The article reports that local nurses were "disturbed" that the Methodist nurses did not seem to have observed the "five rights," making sure they had "the right patient, right dose, right route, right time and right medication." Rebecca Teeple, a nurse at Adams Memorial Hospital, says:

Unfortunately, it does boil down to nurses who did not properly check the dosage on that vial...I guarantee you I was being even more careful than I normally am; I think it's made nurses very much more aware that it could happen to anybody. But I can definitely see in a very hurried environment how that could easily have been done...Some people just want to take the nurses out to Monument Circle and shoot them, but it's easy to sit in judgment if you have no idea what it's like.

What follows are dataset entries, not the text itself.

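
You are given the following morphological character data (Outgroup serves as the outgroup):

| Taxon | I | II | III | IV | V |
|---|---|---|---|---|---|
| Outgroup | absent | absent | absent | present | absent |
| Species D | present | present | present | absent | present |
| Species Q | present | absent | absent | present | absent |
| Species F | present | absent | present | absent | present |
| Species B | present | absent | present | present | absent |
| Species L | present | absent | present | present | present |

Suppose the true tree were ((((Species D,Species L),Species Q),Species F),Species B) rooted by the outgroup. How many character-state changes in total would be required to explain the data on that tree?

Map each character onto ((((Species D,Species L),Species Q),Species F),Species B) (rooted by Outgroup) and count the minimum state changes it requires (Fitch parsimony):
I: 1; II: 1; III: 2; IV: 2; V: 2.
Total tree length = 8.

8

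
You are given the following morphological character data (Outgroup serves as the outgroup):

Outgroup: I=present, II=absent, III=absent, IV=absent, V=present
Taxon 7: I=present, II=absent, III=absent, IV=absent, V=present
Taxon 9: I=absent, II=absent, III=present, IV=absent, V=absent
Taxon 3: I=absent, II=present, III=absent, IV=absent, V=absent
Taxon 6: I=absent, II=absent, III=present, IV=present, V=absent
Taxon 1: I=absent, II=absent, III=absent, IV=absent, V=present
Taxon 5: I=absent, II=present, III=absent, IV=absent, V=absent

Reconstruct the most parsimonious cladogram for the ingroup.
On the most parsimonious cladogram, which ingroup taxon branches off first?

Taxon 7

Character polarity is set by the outgroup: the derived state is whichever differs from the outgroup's state, so for I, V the derived state is 'absent', and for the remaining characters it is 'present'.
I: derived state 'absent' in Taxon 1, Taxon 3, Taxon 5, Taxon 6, and Taxon 9 only — synapomorphy for {Taxon 1, Taxon 3, Taxon 5, Taxon 6, Taxon 9}.
Only Taxon 3 and Taxon 5 show the derived state 'present' for II, supporting them as a clade.
III: derived state 'present' in Taxon 6 and Taxon 9 only — synapomorphy for {Taxon 6, Taxon 9}.
IV (derived state 'present') is unique to Taxon 6 (autapomorphy; uninformative for grouping).
Only Taxon 3, Taxon 5, Taxon 6, and Taxon 9 show the derived state 'absent' for V, supporting them as a clade.
Most parsimonious ingroup topology: (Taxon 7,(((Taxon 9,Taxon 6),(Taxon 3,Taxon 5)),Taxon 1)).
Taxon 7 is sister to the clade containing all other ingroup taxa, so it is the earliest-diverging (most basal) ingroup lineage.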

Here again, we get a hint of the role short-staffing might have played. Teeple notes that she herself has made medication errors, though the piece notes that they "didn't lead to death." And the piece relies on "nurses and others" for its conclusion that even with "the best technology," "the bottom line is this: Nurses put the medication in a patient's body."

Of course, medication administration is just a small part of what nurses do. But the mass media commonly ignores it, trivializes it, or even suggests that physicians do it. So it's helpful to see some recognition of how important it is, even in a tragic context like this.

See the article "Infant deaths put focus on nurses: Experts: Despite safeguards, complacency is a danger" by Tammy Webber and Staci Hupp in the September 24, 2006 edition of the Indianapolis Star.